Eine Schriftstellerin des 19. Jahrhunderts, eine, die sich in die männerdominierte Politik vorwagte und sich für die Armen stark machte, eine, die mit ihrer Freundin zusammenlebte: Schon der nüchterne Lebenslauf der Bremerin Marie Christine Mindermann macht neugierig auf eine außergewöhnliche Frau, die wie viele dem Vergessen anheimgegeben wurde. Da fügt es sich geradezu, daß das neue Plattdeutsche Ensemble Bremen – nicht nur sprachlich traditionsbewußt – Marie Christine hervorgeholt und als erste eigene Tat auf die Bühne des Schauspielhauses gebracht hat. Dort jedoch kam vor lauter Vergnüglichkeit ausgerechnet die Hauptfigur kaum zum Vorschein.

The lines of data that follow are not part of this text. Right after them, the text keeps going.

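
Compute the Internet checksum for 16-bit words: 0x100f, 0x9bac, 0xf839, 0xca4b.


Sum all words (with carry folding):
+ 0x100f = 0x100f
+ 0x9bac = 0xabbb
+ 0xf839 = 0xa3f5
+ 0xca4b = 0x6e41
One's complement: ~0x6e41
Checksum = 0x91be


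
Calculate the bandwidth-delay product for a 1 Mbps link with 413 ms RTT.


BDP = bandwidth * RTT
= 1 Mbps * 413 ms
= 1 * 1e6 * 413 / 1000 bits
= 413000 bits
= 51625 bytes
= 50.415 KB
BDP = 413000 bits (51625 bytes)


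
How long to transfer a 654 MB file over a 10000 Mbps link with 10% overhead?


Effective throughput = 10000 * (1 - 10/100) = 9000 Mbps
File size in Mb = 654 * 8 = 5232 Mb
Time = 5232 / 9000
Time = 0.5813 seconds


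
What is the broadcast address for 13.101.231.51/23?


Network: 13.101.230.0/23
Host bits = 9
Set all host bits to 1:
Broadcast: 13.101.231.255


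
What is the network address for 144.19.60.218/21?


IP:   10010000.00010011.00111100.11011010
Mask: 11111111.11111111.11111000.00000000
AND operation:
Net:  10010000.00010011.00111000.00000000
Network: 144.19.56.0/21


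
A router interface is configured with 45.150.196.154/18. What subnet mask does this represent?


/18 means 18 network bits, 14 host bits
Binary: 11111111111111111100000000000000
Mask: 255.255.192.0


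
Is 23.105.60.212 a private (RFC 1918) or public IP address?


RFC 1918 private ranges:
  10.0.0.0/8 (10.0.0.0 - 10.255.255.255)
  172.16.0.0/12 (172.16.0.0 - 172.31.255.255)
  192.168.0.0/16 (192.168.0.0 - 192.168.255.255)
Public (not in any RFC 1918 range)


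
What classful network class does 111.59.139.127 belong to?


First octet: 111
Binary: 01101111
0xxxxxxx -> Class A (1-126)
Class A, default mask 255.0.0.0 (/8)


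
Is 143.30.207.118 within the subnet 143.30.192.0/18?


Subnet network: 143.30.192.0
Test IP AND mask: 143.30.192.0
Yes, 143.30.207.118 is in 143.30.192.0/18


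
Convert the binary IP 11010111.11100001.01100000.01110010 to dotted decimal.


11010111 = 215
11100001 = 225
01100000 = 96
01110010 = 114
IP: 215.225.96.114


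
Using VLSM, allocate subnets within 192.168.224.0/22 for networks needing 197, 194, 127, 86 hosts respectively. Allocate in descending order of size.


197 hosts -> /24 (254 usable): 192.168.224.0/24
194 hosts -> /24 (254 usable): 192.168.225.0/24
127 hosts -> /24 (254 usable): 192.168.226.0/24
86 hosts -> /25 (126 usable): 192.168.227.0/25
Allocation: 192.168.224.0/24 (197 hosts, 254 usable); 192.168.225.0/24 (194 hosts, 254 usable); 192.168.226.0/24 (127 hosts, 254 usable); 192.168.227.0/25 (86 hosts, 126 usable)


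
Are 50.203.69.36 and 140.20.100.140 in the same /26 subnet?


Mask: 255.255.255.192
50.203.69.36 AND mask = 50.203.69.0
140.20.100.140 AND mask = 140.20.100.128
No, different subnets (50.203.69.0 vs 140.20.100.128)


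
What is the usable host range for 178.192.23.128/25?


Network: 178.192.23.128
Broadcast: 178.192.23.255
First usable = network + 1
Last usable = broadcast - 1
Range: 178.192.23.129 to 178.192.23.254


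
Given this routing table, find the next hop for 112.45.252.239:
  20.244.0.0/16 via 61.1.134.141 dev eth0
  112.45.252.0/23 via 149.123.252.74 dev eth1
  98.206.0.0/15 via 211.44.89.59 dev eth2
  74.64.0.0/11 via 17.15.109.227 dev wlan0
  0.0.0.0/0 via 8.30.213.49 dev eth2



Longest prefix match for 112.45.252.239:
  /16 20.244.0.0: no
  /23 112.45.252.0: MATCH
  /15 98.206.0.0: no
  /11 74.64.0.0: no
  /0 0.0.0.0: MATCH
Selected: next-hop 149.123.252.74 via eth1 (matched /23)


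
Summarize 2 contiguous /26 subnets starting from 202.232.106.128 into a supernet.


Original prefix: /26
Number of subnets: 2 = 2^1
New prefix = 26 - 1 = 25
Supernet: 202.232.106.128/25


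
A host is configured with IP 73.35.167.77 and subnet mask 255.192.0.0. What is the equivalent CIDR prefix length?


Binary: 11111111.11000000.00000000.00000000
Count leading 1s
Prefix: /10


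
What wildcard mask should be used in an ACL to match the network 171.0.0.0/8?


Subnet mask: 255.0.0.0
Wildcard = 255.255.255.255 - subnet mask
255 - 255 = 0
255 - 0 = 255
255 - 0 = 255
255 - 0 = 255
Wildcard: 0.255.255.255


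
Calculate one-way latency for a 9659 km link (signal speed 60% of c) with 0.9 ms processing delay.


Speed = 0.6 * 3e5 km/s = 180000 km/s
Propagation delay = 9659 / 180000 = 0.0537 s = 53.6611 ms
Processing delay = 0.9 ms
Total one-way latency = 54.5611 ms


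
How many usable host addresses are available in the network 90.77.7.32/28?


Host bits = 32 - 28 = 4
Total addresses = 2^4 = 16
Usable = total - 2 (network and broadcast)
Usable hosts: 14


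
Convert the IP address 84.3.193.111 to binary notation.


84 = 01010100
3 = 00000011
193 = 11000001
111 = 01101111
Binary: 01010100.00000011.11000001.01101111


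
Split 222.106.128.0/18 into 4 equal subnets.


New prefix = 18 + 2 = 20
Each subnet has 4096 addresses
  222.106.128.0/20
  222.106.144.0/20
  222.106.160.0/20
  222.106.176.0/20
Subnets: 222.106.128.0/20, 222.106.144.0/20, 222.106.160.0/20, 222.106.176.0/20


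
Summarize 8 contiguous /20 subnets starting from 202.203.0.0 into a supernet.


Original prefix: /20
Number of subnets: 8 = 2^3
New prefix = 20 - 3 = 17
Supernet: 202.203.0.0/17


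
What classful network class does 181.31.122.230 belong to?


First octet: 181
Binary: 10110101
10xxxxxx -> Class B (128-191)
Class B, default mask 255.255.0.0 (/16)


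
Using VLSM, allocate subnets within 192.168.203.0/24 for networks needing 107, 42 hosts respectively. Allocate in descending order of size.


107 hosts -> /25 (126 usable): 192.168.203.0/25
42 hosts -> /26 (62 usable): 192.168.203.128/26
Allocation: 192.168.203.0/25 (107 hosts, 126 usable); 192.168.203.128/26 (42 hosts, 62 usable)


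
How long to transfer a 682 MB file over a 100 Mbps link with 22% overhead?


Effective throughput = 100 * (1 - 22/100) = 78 Mbps
File size in Mb = 682 * 8 = 5456 Mb
Time = 5456 / 78
Time = 69.9487 seconds


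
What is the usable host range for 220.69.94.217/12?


Network: 220.64.0.0
Broadcast: 220.79.255.255
First usable = network + 1
Last usable = broadcast - 1
Range: 220.64.0.1 to 220.79.255.254


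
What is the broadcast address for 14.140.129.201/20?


Network: 14.140.128.0/20
Host bits = 12
Set all host bits to 1:
Broadcast: 14.140.143.255


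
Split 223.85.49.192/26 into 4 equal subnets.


New prefix = 26 + 2 = 28
Each subnet has 16 addresses
  223.85.49.192/28
  223.85.49.208/28
  223.85.49.224/28
  223.85.49.240/28
Subnets: 223.85.49.192/28, 223.85.49.208/28, 223.85.49.224/28, 223.85.49.240/28


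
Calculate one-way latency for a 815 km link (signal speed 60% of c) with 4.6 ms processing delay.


Speed = 0.6 * 3e5 km/s = 180000 km/s
Propagation delay = 815 / 180000 = 0.0045 s = 4.5278 ms
Processing delay = 4.6 ms
Total one-way latency = 9.1278 ms


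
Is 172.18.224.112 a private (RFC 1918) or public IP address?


RFC 1918 private ranges:
  10.0.0.0/8 (10.0.0.0 - 10.255.255.255)
  172.16.0.0/12 (172.16.0.0 - 172.31.255.255)
  192.168.0.0/16 (192.168.0.0 - 192.168.255.255)
Private (in 172.16.0.0/12)


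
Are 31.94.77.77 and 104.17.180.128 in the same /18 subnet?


Mask: 255.255.192.0
31.94.77.77 AND mask = 31.94.64.0
104.17.180.128 AND mask = 104.17.128.0
No, different subnets (31.94.64.0 vs 104.17.128.0)


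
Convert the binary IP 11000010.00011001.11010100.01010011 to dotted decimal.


11000010 = 194
00011001 = 25
11010100 = 212
01010011 = 83
IP: 194.25.212.83


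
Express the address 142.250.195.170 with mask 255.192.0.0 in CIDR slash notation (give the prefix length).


Binary: 11111111.11000000.00000000.00000000
Count leading 1s
Prefix: /10


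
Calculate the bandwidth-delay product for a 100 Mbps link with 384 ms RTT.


BDP = bandwidth * RTT
= 100 Mbps * 384 ms
= 100 * 1e6 * 384 / 1000 bits
= 38400000 bits
= 4800000 bytes
= 4687.5 KB
BDP = 38400000 bits (4800000 bytes)


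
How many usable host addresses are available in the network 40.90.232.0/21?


Host bits = 32 - 21 = 11
Total addresses = 2^11 = 2048
Usable = total - 2 (network and broadcast)
Usable hosts: 2046


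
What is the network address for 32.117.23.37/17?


IP:   00100000.01110101.00010111.00100101
Mask: 11111111.11111111.10000000.00000000
AND operation:
Net:  00100000.01110101.00000000.00000000
Network: 32.117.0.0/17


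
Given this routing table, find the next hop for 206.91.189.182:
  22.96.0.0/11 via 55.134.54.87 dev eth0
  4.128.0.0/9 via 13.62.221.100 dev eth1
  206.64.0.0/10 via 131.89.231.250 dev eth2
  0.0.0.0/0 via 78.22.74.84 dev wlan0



Longest prefix match for 206.91.189.182:
  /11 22.96.0.0: no
  /9 4.128.0.0: no
  /10 206.64.0.0: MATCH
  /0 0.0.0.0: MATCH
Selected: next-hop 131.89.231.250 via eth2 (matched /10)


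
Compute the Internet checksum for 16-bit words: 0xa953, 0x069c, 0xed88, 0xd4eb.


Sum all words (with carry folding):
+ 0xa953 = 0xa953
+ 0x069c = 0xafef
+ 0xed88 = 0x9d78
+ 0xd4eb = 0x7264
One's complement: ~0x7264
Checksum = 0x8d9b


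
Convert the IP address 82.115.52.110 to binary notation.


82 = 01010010
115 = 01110011
52 = 00110100
110 = 01101110
Binary: 01010010.01110011.00110100.01101110


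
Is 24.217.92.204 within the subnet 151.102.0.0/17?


Subnet network: 151.102.0.0
Test IP AND mask: 24.217.0.0
No, 24.217.92.204 is not in 151.102.0.0/17


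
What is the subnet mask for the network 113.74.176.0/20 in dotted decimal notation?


/20 means 20 network bits, 12 host bits
Binary: 11111111111111111111000000000000
Mask: 255.255.240.0


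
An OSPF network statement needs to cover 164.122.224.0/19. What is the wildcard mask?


Subnet mask: 255.255.224.0
Wildcard = 255.255.255.255 - subnet mask
255 - 255 = 0
255 - 255 = 0
255 - 224 = 31
255 - 0 = 255
Wildcard: 0.0.31.255


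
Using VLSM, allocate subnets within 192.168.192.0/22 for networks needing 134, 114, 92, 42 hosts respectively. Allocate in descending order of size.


134 hosts -> /24 (254 usable): 192.168.192.0/24
114 hosts -> /25 (126 usable): 192.168.193.0/25
92 hosts -> /25 (126 usable): 192.168.193.128/25
42 hosts -> /26 (62 usable): 192.168.194.0/26
Allocation: 192.168.192.0/24 (134 hosts, 254 usable); 192.168.193.0/25 (114 hosts, 126 usable); 192.168.193.128/25 (92 hosts, 126 usable); 192.168.194.0/26 (42 hosts, 62 usable)


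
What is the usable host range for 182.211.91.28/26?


Network: 182.211.91.0
Broadcast: 182.211.91.63
First usable = network + 1
Last usable = broadcast - 1
Range: 182.211.91.1 to 182.211.91.62


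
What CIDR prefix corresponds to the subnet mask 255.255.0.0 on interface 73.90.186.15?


Binary: 11111111.11111111.00000000.00000000
Count leading 1s
Prefix: /16


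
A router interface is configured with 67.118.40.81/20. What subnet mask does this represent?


/20 means 20 network bits, 12 host bits
Binary: 11111111111111111111000000000000
Mask: 255.255.240.0


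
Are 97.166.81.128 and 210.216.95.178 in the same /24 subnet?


Mask: 255.255.255.0
97.166.81.128 AND mask = 97.166.81.0
210.216.95.178 AND mask = 210.216.95.0
No, different subnets (97.166.81.0 vs 210.216.95.0)


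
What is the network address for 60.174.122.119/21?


IP:   00111100.10101110.01111010.01110111
Mask: 11111111.11111111.11111000.00000000
AND operation:
Net:  00111100.10101110.01111000.00000000
Network: 60.174.120.0/21


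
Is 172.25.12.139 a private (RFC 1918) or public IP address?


RFC 1918 private ranges:
  10.0.0.0/8 (10.0.0.0 - 10.255.255.255)
  172.16.0.0/12 (172.16.0.0 - 172.31.255.255)
  192.168.0.0/16 (192.168.0.0 - 192.168.255.255)
Private (in 172.16.0.0/12)


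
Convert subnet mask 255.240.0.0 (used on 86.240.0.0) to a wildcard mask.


Subnet mask: 255.240.0.0
Wildcard = 255.255.255.255 - subnet mask
255 - 255 = 0
255 - 240 = 15
255 - 0 = 255
255 - 0 = 255
Wildcard: 0.15.255.255


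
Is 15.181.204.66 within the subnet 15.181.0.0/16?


Subnet network: 15.181.0.0
Test IP AND mask: 15.181.0.0
Yes, 15.181.204.66 is in 15.181.0.0/16


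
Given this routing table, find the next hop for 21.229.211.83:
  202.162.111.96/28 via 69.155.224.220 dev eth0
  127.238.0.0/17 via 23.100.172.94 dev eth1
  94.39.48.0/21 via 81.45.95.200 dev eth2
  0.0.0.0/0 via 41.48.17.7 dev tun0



Longest prefix match for 21.229.211.83:
  /28 202.162.111.96: no
  /17 127.238.0.0: no
  /21 94.39.48.0: no
  /0 0.0.0.0: MATCH
Selected: next-hop 41.48.17.7 via tun0 (matched /0)


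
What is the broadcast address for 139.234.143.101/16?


Network: 139.234.0.0/16
Host bits = 16
Set all host bits to 1:
Broadcast: 139.234.255.255


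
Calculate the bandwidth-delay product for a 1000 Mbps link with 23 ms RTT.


BDP = bandwidth * RTT
= 1000 Mbps * 23 ms
= 1000 * 1e6 * 23 / 1000 bits
= 23000000 bits
= 2875000 bytes
= 2807.6172 KB
BDP = 23000000 bits (2875000 bytes)


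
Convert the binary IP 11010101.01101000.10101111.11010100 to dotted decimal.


11010101 = 213
01101000 = 104
10101111 = 175
11010100 = 212
IP: 213.104.175.212


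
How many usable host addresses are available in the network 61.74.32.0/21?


Host bits = 32 - 21 = 11
Total addresses = 2^11 = 2048
Usable = total - 2 (network and broadcast)
Usable hosts: 2046


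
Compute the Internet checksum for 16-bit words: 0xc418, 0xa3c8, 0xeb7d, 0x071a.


Sum all words (with carry folding):
+ 0xc418 = 0xc418
+ 0xa3c8 = 0x67e1
+ 0xeb7d = 0x535f
+ 0x071a = 0x5a79
One's complement: ~0x5a79
Checksum = 0xa586


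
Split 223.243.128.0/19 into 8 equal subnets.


New prefix = 19 + 3 = 22
Each subnet has 1024 addresses
  223.243.128.0/22
  223.243.132.0/22
  223.243.136.0/22
  223.243.140.0/22
  223.243.144.0/22
  223.243.148.0/22
  223.243.152.0/22
  223.243.156.0/22
Subnets: 223.243.128.0/22, 223.243.132.0/22, 223.243.136.0/22, 223.243.140.0/22, 223.243.144.0/22, 223.243.148.0/22, 223.243.152.0/22, 223.243.156.0/22


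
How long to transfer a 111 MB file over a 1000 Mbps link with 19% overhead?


Effective throughput = 1000 * (1 - 19/100) = 810 Mbps
File size in Mb = 111 * 8 = 888 Mb
Time = 888 / 810
Time = 1.0963 seconds


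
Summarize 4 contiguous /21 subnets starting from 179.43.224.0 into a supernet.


Original prefix: /21
Number of subnets: 4 = 2^2
New prefix = 21 - 2 = 19
Supernet: 179.43.224.0/19


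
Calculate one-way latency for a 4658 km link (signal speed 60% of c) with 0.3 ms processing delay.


Speed = 0.6 * 3e5 km/s = 180000 km/s
Propagation delay = 4658 / 180000 = 0.0259 s = 25.8778 ms
Processing delay = 0.3 ms
Total one-way latency = 26.1778 ms


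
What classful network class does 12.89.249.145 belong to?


First octet: 12
Binary: 00001100
0xxxxxxx -> Class A (1-126)
Class A, default mask 255.0.0.0 (/8)


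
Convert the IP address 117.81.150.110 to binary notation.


117 = 01110101
81 = 01010001
150 = 10010110
110 = 01101110
Binary: 01110101.01010001.10010110.01101110


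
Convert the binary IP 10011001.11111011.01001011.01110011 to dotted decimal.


10011001 = 153
11111011 = 251
01001011 = 75
01110011 = 115
IP: 153.251.75.115


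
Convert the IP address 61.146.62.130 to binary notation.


61 = 00111101
146 = 10010010
62 = 00111110
130 = 10000010
Binary: 00111101.10010010.00111110.10000010


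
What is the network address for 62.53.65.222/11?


IP:   00111110.00110101.01000001.11011110
Mask: 11111111.11100000.00000000.00000000
AND operation:
Net:  00111110.00100000.00000000.00000000
Network: 62.32.0.0/11


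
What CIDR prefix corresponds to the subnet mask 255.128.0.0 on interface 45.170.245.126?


Binary: 11111111.10000000.00000000.00000000
Count leading 1s
Prefix: /9


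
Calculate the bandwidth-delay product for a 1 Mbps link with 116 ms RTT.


BDP = bandwidth * RTT
= 1 Mbps * 116 ms
= 1 * 1e6 * 116 / 1000 bits
= 116000 bits
= 14500 bytes
= 14.1602 KB
BDP = 116000 bits (14500 bytes)


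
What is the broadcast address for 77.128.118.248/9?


Network: 77.128.0.0/9
Host bits = 23
Set all host bits to 1:
Broadcast: 77.255.255.255


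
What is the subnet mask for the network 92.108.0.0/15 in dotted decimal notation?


/15 means 15 network bits, 17 host bits
Binary: 11111111111111100000000000000000
Mask: 255.254.0.0


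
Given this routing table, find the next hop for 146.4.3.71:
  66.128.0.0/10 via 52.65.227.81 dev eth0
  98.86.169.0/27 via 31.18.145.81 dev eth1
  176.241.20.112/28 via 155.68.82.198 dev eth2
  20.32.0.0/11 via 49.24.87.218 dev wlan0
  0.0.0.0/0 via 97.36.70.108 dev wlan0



Longest prefix match for 146.4.3.71:
  /10 66.128.0.0: no
  /27 98.86.169.0: no
  /28 176.241.20.112: no
  /11 20.32.0.0: no
  /0 0.0.0.0: MATCH
Selected: next-hop 97.36.70.108 via wlan0 (matched /0)


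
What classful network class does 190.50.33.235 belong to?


First octet: 190
Binary: 10111110
10xxxxxx -> Class B (128-191)
Class B, default mask 255.255.0.0 (/16)


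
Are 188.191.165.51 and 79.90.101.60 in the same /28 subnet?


Mask: 255.255.255.240
188.191.165.51 AND mask = 188.191.165.48
79.90.101.60 AND mask = 79.90.101.48
No, different subnets (188.191.165.48 vs 79.90.101.48)


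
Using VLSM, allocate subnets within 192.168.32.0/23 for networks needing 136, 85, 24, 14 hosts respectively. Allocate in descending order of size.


136 hosts -> /24 (254 usable): 192.168.32.0/24
85 hosts -> /25 (126 usable): 192.168.33.0/25
24 hosts -> /27 (30 usable): 192.168.33.128/27
14 hosts -> /28 (14 usable): 192.168.33.160/28
Allocation: 192.168.32.0/24 (136 hosts, 254 usable); 192.168.33.0/25 (85 hosts, 126 usable); 192.168.33.128/27 (24 hosts, 30 usable); 192.168.33.160/28 (14 hosts, 14 usable)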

Das „etwas bessere Plattdeutsche Theater“ hatte das Ensemble angekündigt, „unterhaltend“, ja, und zugleich „anspruchsvoll“. Anders als im Ernst-Waldau-Theater, aus dem sich die Mitglieder der Crew im Lauf der Jahre im Zorn entfernt hatten. Zum Beginn des zeitgemäßen Volkstheaters zog man denn auch ins Schauspielhaus; dem preisgekrönten plattdeutschen Theaterautor Ingo Sax hatte man den Auftrag für ein „Bremer Stück“ erteilt. Und der entdeckte Marie Christine Mindermann.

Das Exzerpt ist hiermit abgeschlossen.